Aunque Vox se empeñe en no apellidarla, para así ignorarla, esta es exclusiva y literalmente una violencia ejercida contra las mujeres y por el hecho de serlo

 

Ninguno de estos principios surgió con la modernidad, al contrario. Ahí está justamente una de las claves que explican el renglón su renglón torcido al que me refería y que, creo, está en la base de la violencia machista. Podríamos decir que la modernidad es, en buena medida, un complejo proceso de emancipación, es decir, de desprenderse de tutelas. Eso significa etimológicamente: no ir ya de la mano. Las naciones lo hicieron respecto de los reyes, atribuyéndose las cualidades del emancipado: ser a la vez libre e independiente. El súbdito emancipado fue el ciudadano y la sociedad emancipada la nación.

Pero, como vieron las pioneras de la emancipación de las mujeres, las revoluciones que trajeron la modernidad y el liberalismo al mismo tiempo que liberaban de tutelas a naciones y ciudadanos, estaban reproduciendo una antropología doméstica que bloqueaba cualquier posibilidad de prolongación de la emancipación hacia el interior de las familias. Si las constituciones habían acabado con la soberanía del rey, los códigos civiles empezando por el de Napoleón de 1804, reprodujeron la soberanía del varón en el ámbito familiar.
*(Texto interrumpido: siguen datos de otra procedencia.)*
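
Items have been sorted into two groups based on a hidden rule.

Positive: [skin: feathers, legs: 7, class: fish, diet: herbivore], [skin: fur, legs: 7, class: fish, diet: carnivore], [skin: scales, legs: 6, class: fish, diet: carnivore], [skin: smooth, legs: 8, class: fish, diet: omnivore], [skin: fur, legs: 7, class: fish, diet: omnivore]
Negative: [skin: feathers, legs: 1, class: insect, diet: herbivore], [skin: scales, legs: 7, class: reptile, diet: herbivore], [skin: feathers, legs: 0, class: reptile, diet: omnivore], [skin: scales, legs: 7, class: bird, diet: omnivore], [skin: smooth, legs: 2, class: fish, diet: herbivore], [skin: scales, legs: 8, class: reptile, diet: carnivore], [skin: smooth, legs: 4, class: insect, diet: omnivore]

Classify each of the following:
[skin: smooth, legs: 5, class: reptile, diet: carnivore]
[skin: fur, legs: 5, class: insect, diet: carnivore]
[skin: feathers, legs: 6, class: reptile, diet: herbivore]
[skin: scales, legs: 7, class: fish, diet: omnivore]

Negative, Negative, Negative, Positive

The simplest hypothesis consistent with all the labels is: class is fish AND legs ≥ 4.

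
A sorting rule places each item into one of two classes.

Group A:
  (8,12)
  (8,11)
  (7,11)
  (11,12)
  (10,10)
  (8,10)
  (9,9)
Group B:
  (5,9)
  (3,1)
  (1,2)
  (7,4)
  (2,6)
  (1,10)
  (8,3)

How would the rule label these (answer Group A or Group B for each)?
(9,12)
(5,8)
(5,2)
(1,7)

Group A, Group B, Group B, Group B

The common property of the 'Group A' items is: sum ≥ 18. No 'Group B' item has it.
(9,12): 9+12 = 21, has this property → Group A. (5,8): 5+8 = 13, does not pass → Group B. (5,2): 5+2 = 7, does not pass → Group B. (1,7): 1+7 = 8, does not pass → Group B.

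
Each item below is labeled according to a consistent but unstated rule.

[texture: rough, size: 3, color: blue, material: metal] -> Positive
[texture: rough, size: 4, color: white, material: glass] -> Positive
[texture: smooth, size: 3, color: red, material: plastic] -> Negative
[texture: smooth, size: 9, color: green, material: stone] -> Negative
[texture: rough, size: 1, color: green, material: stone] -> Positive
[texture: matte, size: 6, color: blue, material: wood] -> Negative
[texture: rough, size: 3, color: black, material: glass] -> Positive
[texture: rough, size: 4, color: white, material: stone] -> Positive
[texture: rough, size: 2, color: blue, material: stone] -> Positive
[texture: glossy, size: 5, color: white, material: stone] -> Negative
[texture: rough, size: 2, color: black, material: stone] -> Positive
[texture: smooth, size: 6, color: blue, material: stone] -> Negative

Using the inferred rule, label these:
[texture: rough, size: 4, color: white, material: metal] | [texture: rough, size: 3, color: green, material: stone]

All 'Positive' examples share one property — texture is rough — and every 'Negative' example lacks it.
[texture: rough, size: 4, color: white, material: metal] → texture is rough → Positive. [texture: rough, size: 3, color: green, material: stone] → texture is rough → Positive.

Positive, Positive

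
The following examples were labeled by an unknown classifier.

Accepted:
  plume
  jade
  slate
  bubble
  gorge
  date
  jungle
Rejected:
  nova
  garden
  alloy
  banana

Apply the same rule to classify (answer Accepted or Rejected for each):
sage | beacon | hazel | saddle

Accepted, Rejected, Rejected, Accepted

The rule appears to be: ends with 'e'.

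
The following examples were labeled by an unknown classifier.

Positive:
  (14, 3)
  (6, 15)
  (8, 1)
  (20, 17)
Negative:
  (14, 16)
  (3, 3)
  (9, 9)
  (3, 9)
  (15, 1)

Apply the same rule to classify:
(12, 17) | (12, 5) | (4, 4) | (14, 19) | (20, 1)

Positive, Positive, Negative, Positive, Positive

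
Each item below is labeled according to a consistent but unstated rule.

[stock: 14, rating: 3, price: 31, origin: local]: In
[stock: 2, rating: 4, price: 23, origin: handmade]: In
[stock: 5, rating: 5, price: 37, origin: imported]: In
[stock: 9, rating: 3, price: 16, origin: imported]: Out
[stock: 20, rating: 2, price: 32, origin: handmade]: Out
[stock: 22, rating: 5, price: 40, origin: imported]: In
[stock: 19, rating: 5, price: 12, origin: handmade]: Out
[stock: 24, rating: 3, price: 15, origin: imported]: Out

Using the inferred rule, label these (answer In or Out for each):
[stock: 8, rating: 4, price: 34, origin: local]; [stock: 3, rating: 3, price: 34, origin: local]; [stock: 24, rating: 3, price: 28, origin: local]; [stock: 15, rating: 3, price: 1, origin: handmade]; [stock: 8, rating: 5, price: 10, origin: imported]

The simplest hypothesis consistent with all the labels is: rating ≥ 3 AND price ≥ 23.

In, In, In, Out, Out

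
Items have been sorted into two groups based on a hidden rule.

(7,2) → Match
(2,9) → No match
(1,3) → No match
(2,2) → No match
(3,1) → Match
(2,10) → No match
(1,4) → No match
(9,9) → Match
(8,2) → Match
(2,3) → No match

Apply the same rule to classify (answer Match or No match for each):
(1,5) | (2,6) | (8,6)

No match, No match, Match

The simplest hypothesis consistent with all the labels is: first ≥ 3.
(1,5): first 1 — lacks this property, so No match. (2,6): first 2 — lacks this property, so No match. (8,6): first 8 — fits, so Match.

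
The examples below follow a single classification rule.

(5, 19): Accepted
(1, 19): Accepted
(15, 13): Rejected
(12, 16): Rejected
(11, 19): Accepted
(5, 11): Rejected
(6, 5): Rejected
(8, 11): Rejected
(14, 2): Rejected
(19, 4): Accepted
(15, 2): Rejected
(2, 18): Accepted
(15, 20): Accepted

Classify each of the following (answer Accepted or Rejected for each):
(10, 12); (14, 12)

Rejected, Rejected

The common property of the 'Accepted' items is: max ≥ 18. No 'Rejected' item has it.
(10, 12): max 12, doesn't qualify → Rejected.
(14, 12): max 14, doesn't qualify → Rejected.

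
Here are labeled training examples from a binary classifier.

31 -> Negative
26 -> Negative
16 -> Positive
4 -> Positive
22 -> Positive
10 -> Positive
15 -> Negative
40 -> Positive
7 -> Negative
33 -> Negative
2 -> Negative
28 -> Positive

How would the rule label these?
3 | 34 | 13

Negative, Positive, Negative

The rule appears to be: ≡ 4 (mod 6).
3: 3 mod 6 = 3, doesn't match → Negative.
34: 34 mod 6 = 4, passes → Positive.
13: 13 mod 6 = 1, doesn't match → Negative.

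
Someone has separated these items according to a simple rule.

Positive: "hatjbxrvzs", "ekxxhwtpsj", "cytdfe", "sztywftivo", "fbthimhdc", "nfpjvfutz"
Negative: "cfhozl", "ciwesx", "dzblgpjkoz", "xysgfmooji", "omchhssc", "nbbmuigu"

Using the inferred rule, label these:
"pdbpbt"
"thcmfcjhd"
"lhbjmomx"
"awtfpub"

Positive, Positive, Negative, Positive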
Como dos famosos comentaristas del derecho civil español de mediados del siglo XIX afirmaron, la revolución se detuvo ante el dintel del espacio doméstico.

La emancipación de las mujeres quedó por tanto pendiente, como la de los desposeídos o como la de los negros en América. No es casual que negros, mujeres o trabajadores reutilizaran el lenguaje de la emancipación (ser libres e independientes) para articular sus discursos de liberación. De esas emancipaciones, la de la mujer presenta una complejidad añadida sobre la que se asienta en no poca medida le violencia machista.

 

Sí, contra lo que afirma la extrema derecha, hace falta una educación pública que forme hombres que asuman como un hecho incontrovertible la emancipación de las mujeres, es decir, que son tan libres e independientes como ellos

 

Lo que el liberalismo reprodujo hasta las primeras décadas del siglo XX fue una antropología que consideraba a la mujer un ser doméstico sometido permanentemente a la dependencia del varón, lo que hacía impensable su emancipación. Para que esta se diera tuvo que romperse con esa incapacitación pública de la mujer, que fue lo que mujeres como Clara Campoamor propugnaban en los años treinta. Sin embargo, como muchas pensadoras de variada ideología afirmaron, en el caso de las mujeres no bastaba con una habilitación pública (votar, ser votadas) porque la tutela que se debían sacudir de encima no era solamente pública sino principalmente privada. Dicho de otra manera: para que las mujeres realmente dejaran de ser personas domésticas, debían romper con dos tutelas, la pública del Estado y la privada del varón pater familias.

La primera, la del Estado, se ensayó en los años de la II República y, tras la nueva reclusión doméstica franquista, en los años setenta, completándose con la actual constitución y la legislación democrática. Pero en este caso eso no es suficiente, porque lo que la violencia machista manifiesta, entre otras cosas, es una negación de la emancipación de la mujer al interior del espacio doméstico: aquí mando yo, es el lema del que parte buena parte de esa violencia. Esa actitud genera una insalvable contradicción entre una libertad públicamente reconocida (aquí no mandas tú) y privadamente negada (pero quiero seguir haciéndolo).

Ese no es ya territorio solo de la legislación (en eso somos vanguardia) sino, sobre todo, de la educación. Sí, contra lo que afirma la extrema derecha, hace falta una educación pública que forme hombres que asuman como un hecho incontrovertible la emancipación de las mujeres, es decir, que son tan libres e independientes como ellos. En otras palabras, una educación que forme hombres modernos.